I will just admit right off that I have trouble forgiving people for things they have said about me that I don't like. I still remember wrongs done to me when I was 15 years old. How then can I even imagine forgiving someone who would shoot 10 children? How can the Amish father and mother consider forgiving the man who murdered their beloved daughter?
For Christians, the journey to forgiveness begins with a commitment to Jesus Christ, and therefore a commitment to obey his teachings and follow his example. It is simply a decision that, among many competing loyalties and lords, Jesus will be the one who sets the direction of our lives. (He is not just our religious totem to whom we nod in symbolic obeisance, but he is actually the Lord of our lives.)
This Jesus commanded that his followers forgive. In the Lord's Prayer he taught us to pray for God's forgiveness even as we forgive those who harm us. He linked the two quite explicitly: “For if you forgive people for their transgressions, your heavenly Father will also forgive you. But if you do not forgive, then your Father will not forgive your transgressions”Ó (Mt. 6:14-15). When he was asked how many times we are required to forgive, he said “70 times seven,” which goes far beyond the limits we humans can comfortably imagine. On the cross, he asked his Father to forgive those who nailed him there.
There are clues in these teachings that can help us understand why we should forgive–not that it makes it much easier. Many who hurt and offend us “do not know what they are doing.” They are unaware of the pain their actions cause. They are driven by forces that they do not understand. They have fallen prey to temptation. Satan has control of them. They are human beings gone wrong, which should not be so hard for us to understand because we also are human beings gone wrong.
This latter note reminds us of why Jesus so often emphasizes humility. We are told to “take the log out of our own eye” before we try to take the speck out of someone else's eye. This is to say that there is plenty of sin and wrong in us, plenty of hurt that we dish out, so that when we are wounded by someone it is a very good idea to remember the wounds that we have inflicted on others. This empties us of our towering (wounded) pride and enables us to look with a degree of mercy on the one who has thrown the hurt our way this time.

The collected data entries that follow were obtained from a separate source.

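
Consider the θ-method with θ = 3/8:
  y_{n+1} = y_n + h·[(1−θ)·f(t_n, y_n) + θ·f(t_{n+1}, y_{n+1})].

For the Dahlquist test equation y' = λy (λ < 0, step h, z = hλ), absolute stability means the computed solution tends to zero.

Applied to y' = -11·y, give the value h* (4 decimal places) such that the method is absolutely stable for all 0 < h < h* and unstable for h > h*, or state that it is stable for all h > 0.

On y'=λy, z=hλ:
  y_{n+1} = y_n + z·[5/8·y_n + 3/8·y_{n+1}] ⇒ (1 − 3/8z)y_{n+1} = (1 + 5/8z)y_n
  Hence R(z) = (1 + 5/8z)/(1 − 3/8z).

Find x<0 with |R(x)|<1.
x=-1.64: |R|=0.0155
R=−1: 1+5/8x = −1+3/8x ⇒ -1/4x=2 ⇒ x=2/(-1/4)=-8.0000
Confirm numerically:
  x=-6.180: |R|=0.86285 <1
  x=-5.516: |R|=0.79762 <1
  x=-4.277: |R|=0.64255 <1
  x=-8.482: |R|=1.02882 >1
  x=-8.149: |R|=1.00918 >1
So |R|<1 on (-8.0000, 0).

(-8.0000,0); λ=-11 ⇒ h* = (8)/11 = 0.7273.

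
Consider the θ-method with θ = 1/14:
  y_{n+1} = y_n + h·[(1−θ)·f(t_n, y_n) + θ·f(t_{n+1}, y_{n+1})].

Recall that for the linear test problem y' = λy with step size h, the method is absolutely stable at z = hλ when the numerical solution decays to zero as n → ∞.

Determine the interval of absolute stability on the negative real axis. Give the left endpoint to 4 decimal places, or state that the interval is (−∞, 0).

z∈(-2.3333,0).

On y'=λy, z=hλ:
  y_{n+1} = y_n + z·[13/14·y_n + 1/14·y_{n+1}] ⇒ (1 − 1/14z)y_{n+1} = (1 + 13/14z)y_n
  ⇒ R(z) = (1 + 13/14z)/(1 − 1/14z).

Boundary: |R(x)|=1, x<0.
x=-0.52: |R|=0.4986
R=−1: 1+13/14x = −1+1/14x ⇒ -6/7x=2 ⇒ x=2/(-6/7)=-2.3333
Confirm numerically:
  x=-1.839: |R|=0.62548 <1
  x=-1.827: |R|=0.61610 <1
  x=-1.573: |R|=0.41411 <1
  x=-2.833: |R|=1.35621 >1
  x=-2.740: |R|=1.29152 >1
  x=-2.454: |R|=1.08800 >1
Stable set (-2.3333, 0).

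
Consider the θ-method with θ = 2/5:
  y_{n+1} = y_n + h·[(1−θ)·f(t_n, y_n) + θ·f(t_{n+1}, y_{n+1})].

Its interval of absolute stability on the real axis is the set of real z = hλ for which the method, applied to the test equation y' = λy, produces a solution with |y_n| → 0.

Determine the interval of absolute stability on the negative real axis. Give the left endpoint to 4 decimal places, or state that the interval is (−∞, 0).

z∈(-10.0000,0).

With y'=λy (z=hλ):
  y_{n+1} = y_n + z·[3/5·y_n + 2/5·y_{n+1}] ⇒ (1 − 2/5z)y_{n+1} = (1 + 3/5z)y_n
  ⇒ R(z) = (1 + 3/5z)/(1 − 2/5z).

Need |R(x)|<1, x<0.
x=-0.78: |R|=0.4055
R=−1: 1+3/5x = −1+2/5x ⇒ -1/5x=2 ⇒ x=2/(-1/5)=-10.0000
Confirm numerically:
  x=-9.909: |R|=0.99633 <1
  x=-9.902: |R|=0.99605 <1
  x=-7.785: |R|=0.89232 <1
  x=-5.938: |R|=0.75930 <1
  x=-10.554: |R|=1.02122 >1
  x=-10.473: |R|=1.01823 >1
So |R|<1 on (-10.0000, 0).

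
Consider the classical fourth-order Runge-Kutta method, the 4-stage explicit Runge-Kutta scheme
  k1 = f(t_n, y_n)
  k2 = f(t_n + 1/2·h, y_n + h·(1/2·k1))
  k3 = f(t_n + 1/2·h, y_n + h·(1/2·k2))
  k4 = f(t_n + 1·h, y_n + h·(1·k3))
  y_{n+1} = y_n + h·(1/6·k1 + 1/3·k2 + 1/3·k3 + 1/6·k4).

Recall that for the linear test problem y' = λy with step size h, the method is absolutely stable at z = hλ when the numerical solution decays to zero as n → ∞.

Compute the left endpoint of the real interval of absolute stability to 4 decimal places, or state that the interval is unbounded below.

Set f=λy, z=hλ:
  order 4, 4-stage ⇒ R(z)=1+z+z^2/2+z^3/6+z^4/24
  (e.g. R(-0.72)=0.48819, |R|=0.48819)

Find x<0 with |R(x)|<1.
x=-0.72: |R|=0.4882
|R(-2.74)|=0.9338 |R(-1.93)|=0.3124 |R(-0.72)|=0.4882
Bisect:
  x_lo=-3.1788 |R|=1.7745  x_hi=-0.1448 |R|=0.8652
  mid=-1.66181 |R|=0.27189 →hi
  mid=-2.42030 |R|=0.57543 →hi
  mid=-2.79955 |R|=1.02170 →lo
  mid=-2.60992 |R|=0.76623 →hi
  mid=-2.70473 |R|=0.88518 →hi
  mid=-2.75214 |R|=0.95116 →hi
  mid=-2.77584 |R|=0.98585 →hi
  mid=-2.78769 |R|=1.00363 →lo
  ...
  [-2.78547,-2.78529] ⇒ x*=-2.7853
Stable set (-2.7853, 0).

left endpoint -2.7853.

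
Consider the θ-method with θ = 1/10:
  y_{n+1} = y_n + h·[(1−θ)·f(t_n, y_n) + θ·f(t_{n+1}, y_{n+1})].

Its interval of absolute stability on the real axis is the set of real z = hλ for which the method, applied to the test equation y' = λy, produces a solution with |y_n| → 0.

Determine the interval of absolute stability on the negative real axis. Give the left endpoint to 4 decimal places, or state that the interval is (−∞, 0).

z∈(-2.5000,0).

Set f=λy, z=hλ:
  y_{n+1} = y_n + z·[9/10·y_n + 1/10·y_{n+1}] ⇒ (1 − 1/10z)y_{n+1} = (1 + 9/10z)y_n
  Hence R(z) = (1 + 9/10z)/(1 − 1/10z).

Boundary: |R(x)|=1, x<0.
x=-0.31: |R|=0.6993
R=−1: 1+9/10x = −1+1/10x ⇒ -4/5x=2 ⇒ x=2/(-4/5)=-2.5000
Confirm numerically:
  x=-1.705: |R|=0.45664 <1
  x=-1.576: |R|=0.36144 <1
  x=-1.394: |R|=0.22345 <1
  x=-3.086: |R|=1.35825 >1
  x=-2.807: |R|=1.19177 >1
  x=-2.658: |R|=1.09986 >1
So |R|<1 on (-2.5000, 0).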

These observations are all true as far as they go, but ultimately Jesus appeals to the character of God as the ultimate reason why we should forgive. Forgive–as the Father forgives you. As is true throughout the Bible, command follows grace. God liberates the Jews from slavery and then offers commands as to how they should live. Jesus reminds us that God forgives repentant sinners and then commands us to forgive. Our actions are to imitate God's actions. God loves those who do not love him. God forgives those who offend against him. We are to do the same.
Yet one more thing is true. God's commands are an expression of God's grace because, in the end, they are for our own good. God knows what causes human life to flourish–and what causes it to wither. Those who have wrestled seriously with the issue of forgiveness usually come to realize that forgiveness is necessary for our own well-being. Revenge may be a dish best served cold, but in the end we are the ones who get the heartburn from eating the ashes of past resentments.
Failure to forgive doesn't just destroy others; it can destroy us. We also saw that in Lancaster County.